Соответственно, требуются научные исследования как последствий, так и, в особенности, потенциальных перспектив цифровизации и креативизации по каждому направлению социально-экономического развития.

В полной мере это относится и к финансовому контролю, который в настоящее время столкнулся с рядом вызовов функционального характера на уровне своего содержания.

Финансовый контроль, история появления которого уходит к первым государственным образованиям Древнего мира, в российской практике становления централизованного государства всегда являлся одним из базовых элементов управления [1] (Aminova, 2011). При этом российскому институциональному оформлению уже более трех с половиной столетий [22]. За такую долгую историю финансовый контроль в своей основной функции представлен в большом количестве системных компонентов социально-экономического развития. Это и многие виды государственной политики (бюджетная, финансовая, налоговая, инвестиционная и др.), и разнообразные направления менеджмента (от внутрихозяйственного до межведомственного взаимодействия), и всевозможные аналитические исследования. В целом финансовый контроль сейчас воспринимается научной общественностью как воспроизводственная составляющая, ориентированная на строгое соблюдение требований законодательства и эффективное управление хозяйственной деятельностью [13] (Kostakov, Mayorova, 2017).

В то же время специалисты подчеркивают, что в настоящее время не сформирована единая система финансового контроля, интегрирующая все функциональные направления, несмотря на множество существующих структур и организаций. Требуется не только исключение дублирующих проверок, повышение ответственности исполнителей по объектному принципу, но и меры по ограничению роста числа проверок и проверяющих органов [4] (Volkova, Shcheglov, Skvortsov, 2021). Поскольку все это непосредственно влияет на состояние реального воспроизводства, то вопрос надо ставить более широко – о содержательной и функциональной трансформации финансового контроля с учетом современных требований процессов цифровизации и креативизации.

При этом сама постановка задачи трансформации финансового контроля достаточно широко представлена среди основных направлений научных исследований, и в попытках ее решения имеются существенные расхождения в подходах. Основа этих различий кроется, на наш взгляд, в общих и частных особенностях трактовки самого финансового контроля.

С одной стороны, сложилось принимаемое практически всеми исследователями определение финансового контроля посредством системного комплекса мероприятий и операций в области проверки и анализа финансовой деятельности, включая сопряженные и пересекающиеся хозяйственные процессы, а также экономическую политику государства [15] (Kuzina, Sidorina, 2009).

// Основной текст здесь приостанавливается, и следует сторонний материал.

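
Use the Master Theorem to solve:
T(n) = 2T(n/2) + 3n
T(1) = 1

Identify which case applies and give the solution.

a=2, b=2, f(n)=3n. log_2(2) = 1. Since c=1 = 1, Case 2 applies: T(n) = Θ(n^log_b(a) · log n) = O(n log n).

Answer: O(n log n) - Case 2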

С другой стороны, на этой основе сформулировано большое количество трактовок отдельных составляющих финансового контроля и тем более их комплексов на различных уровнях и по отдельным секторам национального воспроизводства. Причем не всегда хорошо согласуемых и сопряженных между собой.

Характерным примером последнего является частое указание на растущую значимость эффективного взаимодействия экономических и юридических отношений на фоне интеграции финансового контроля в активно функционирующий институт финансового права при отсутствии в хозяйственной практике единых финансово-правовых определений и соответствующего рамочного законодательства [14] (Koshel, 2019). На наш взгляд, это расхождение требует не столько отраслевой, сколько креативной трансформации финансового контроля.

На международном уровне как раз наиболее пристальное внимание уделяется обеспечению эффективности взаимодействия всех ведомств в исполнении на всех уровнях профессиональных стандартов INTOSAI (Международная организация высших контрольных органов) при усилении требований ответственности к участникам контроля с правовой и экономической позиций [19] (Penchuk, 2014).

В то же время хотелось бы подчеркнуть, что трансформацию финансового контроля не следует ограничивать рамками совершенствования традиционных составляющих, представленных процессами определения круга уполномоченных, строгого выполнения ими законодательных требований и ориентации в своих действиях на эффективное взаимодействие всех участников воспроизводства [23] (Revina, 2012). По этим компонентам рассматриваемого контроля можно использовать хорошо проверенные в истории административные и организационные инструменты, что в конечном счете положительно отразится на эффективности тех или иных производств. Однако задачи финансового контроля по своей воспроизводственной сути оказываются функционально выше в силу контролирующего предназначения, нежели его нынешняя роль в системе экономических отношений.

При этом необходимо учитывать возможность определения любого вида эффективности применительно к имеющимся финансовым потокам, исходящим из кругооборота традиционных ограниченных ресурсов. Применительно к финансовому контролю это объективно обуславливает количественный рост контролирующих субъектов и проводимых проверок в соответствии с ростом создаваемого общественного продукта. Поэтому нарастают вызовы его трансформации, связанные с отсутствием цифровой истории как таковой по причинам начала ее формирования в настоящее время.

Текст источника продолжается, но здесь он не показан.